There is nothing funny about a web service being down? Fuck. Everyone has downtime sometimes. 100% uptime is a fairy tale. Billion dollar businesses (like Microsoft) know this and try to hit lots of nines. This error is probably stressing the fuck out of a bunch of people right now. Someone might even lose their job. MS may have been hit by what in legal parlance is termed "an act of God". Who knows?
What is not acceptable in my opinion is that with this post being an hour old I am still seeing the site down. If anybody at Microsoft knows about this they should at least have a valid splash page in place by now. Redirect the whole domain to a static file somewhere if you have to.
It's only a blog so it's not really a big deal, but this is Microsoft. They should be completely embarrassed to look like this.
They didn't use good, standard practices for handling the exception. It's an example of them not taking their own advice. Advice I'm sure you could find on the website, if it wasn't down.
Wouldn't a decent load-balancer/proxy server (e.g.: haproxy) in front of the application servers be a good idea to redirect traffic to a graceful "Ooops" page/server when something like this happens?
The error message could represent defective hardware. If we did our job right, that's about all it would ever indicate. There's few sane actions one could take in an exception handler to remediate the problem. I will agree that a better overall system design could detect this problem and rotate the defective nodes, though.
But in this case for all we know it could be a software defect from which there is no recovery. IMO it's bad to overdesign recovery mechanisms that just end up masking design errors. Clever staged rollouts of changes are good ways to mitigate the impact of a new regression.
Hardware failure is one thing but in my experience it's just devs not taking the time to properly handle errors and exceptions. If something fails, restart the process and report the error silently in a log, not facing the customer.
The error is coming from IIS. There are several additional layers which could go down inc.
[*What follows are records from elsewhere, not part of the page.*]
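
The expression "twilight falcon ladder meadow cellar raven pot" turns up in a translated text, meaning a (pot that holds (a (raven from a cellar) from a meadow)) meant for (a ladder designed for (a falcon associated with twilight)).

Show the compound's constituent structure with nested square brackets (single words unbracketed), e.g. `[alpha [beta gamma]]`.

The outermost head in the paraphrase is "pot" (specifically "meadow cellar raven pot"), modified by "twilight falcon ladder".
Within "twilight falcon ladder", the head is "ladder" and the modifier is "twilight falcon".
Within "twilight falcon", the head is "falcon" and the modifier is "twilight".
Within "meadow cellar raven pot", the head is "pot" and the modifier is "meadow cellar raven".
Within "meadow cellar raven", the head is "raven" (specifically "cellar raven") and the modifier is "meadow".
Within "cellar raven", the head is "raven" and the modifier is "cellar".
Putting it together: [[[twilight falcon] ladder] [[meadow [cellar raven]] pot]].

[[[twilight falcon] ladder] [[meadow [cellar raven]] pot]]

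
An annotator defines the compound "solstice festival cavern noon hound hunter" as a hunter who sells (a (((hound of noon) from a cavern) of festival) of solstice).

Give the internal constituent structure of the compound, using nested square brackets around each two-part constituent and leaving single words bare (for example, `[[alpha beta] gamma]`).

[[solstice [festival [cavern [noon hound]]]] hunter]

The outermost head in the paraphrase is "hunter", modified by "solstice festival cavern noon hound".
Inside "solstice festival cavern noon hound": head "hound" (specifically "festival cavern noon hound"), modifier "solstice".
Inside "festival cavern noon hound": head "hound" (specifically "cavern noon hound"), modifier "festival".
Inside "cavern noon hound": head "hound" (specifically "noon hound"), modifier "cavern".
Inside "noon hound": head "hound", modifier "noon".
So the structure is [[solstice [festival [cavern [noon hound]]]] hunter].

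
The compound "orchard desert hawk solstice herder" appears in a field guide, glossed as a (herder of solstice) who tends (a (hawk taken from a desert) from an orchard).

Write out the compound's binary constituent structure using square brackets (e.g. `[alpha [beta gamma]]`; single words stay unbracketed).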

CGI, Application Pool(s), Database(s), parts of the LAN (interconnecting different servers/services), or anything else the ASP.NET site relies upon (e.g. handle depletion, disk space, etc).
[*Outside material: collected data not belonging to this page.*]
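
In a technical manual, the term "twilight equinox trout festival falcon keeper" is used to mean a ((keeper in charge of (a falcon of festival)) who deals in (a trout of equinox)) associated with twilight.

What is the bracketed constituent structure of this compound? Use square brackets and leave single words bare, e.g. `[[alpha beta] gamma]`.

[twilight [[equinox trout] [[festival falcon] keeper]]]

At the top level: head "keeper" (specifically "equinox trout festival falcon keeper"); modifier "twilight".
Inside "equinox trout festival falcon keeper": head "keeper" (specifically "festival falcon keeper"), modifier "equinox trout".
Inside "equinox trout": head "trout", modifier "equinox".
Inside "festival falcon keeper": head "keeper", modifier "festival falcon".
Inside "festival falcon": head "falcon", modifier "festival".
So the structure is [twilight [[equinox trout] [[festival falcon] keeper]]].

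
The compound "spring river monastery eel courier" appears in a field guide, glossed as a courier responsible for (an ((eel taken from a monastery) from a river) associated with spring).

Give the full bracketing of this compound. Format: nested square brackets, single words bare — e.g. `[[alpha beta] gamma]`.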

In IIS this is a "last resort" error when even the custom error handler cannot respond.
On a side note, as anyone who ran .NET/IIS in production knows, when the 500 page has an error (couldn't reach the session store, ran out of disk space, etc.) this would be shown with no way to remove it.
It made for so many unpleasant Saturday evenings...
msoft is huge with tons of products. not surprising that something slipped by. why this is frontpage material is another question (but not surprising since people here seem to like it when msoft falls down).
I'm quite surprised it's still down - either they have no alerting on it at all or something went horribly wrong and there's a team out there somewhere frantically trying to bring it back...
A lot of times MS will outsource these sites to vendors – I used to work for one. For people who don't know what it's like, it's basically a MS project manager making ridiculous demands on a very short time frame, which usually leads to shoddy products being delivered.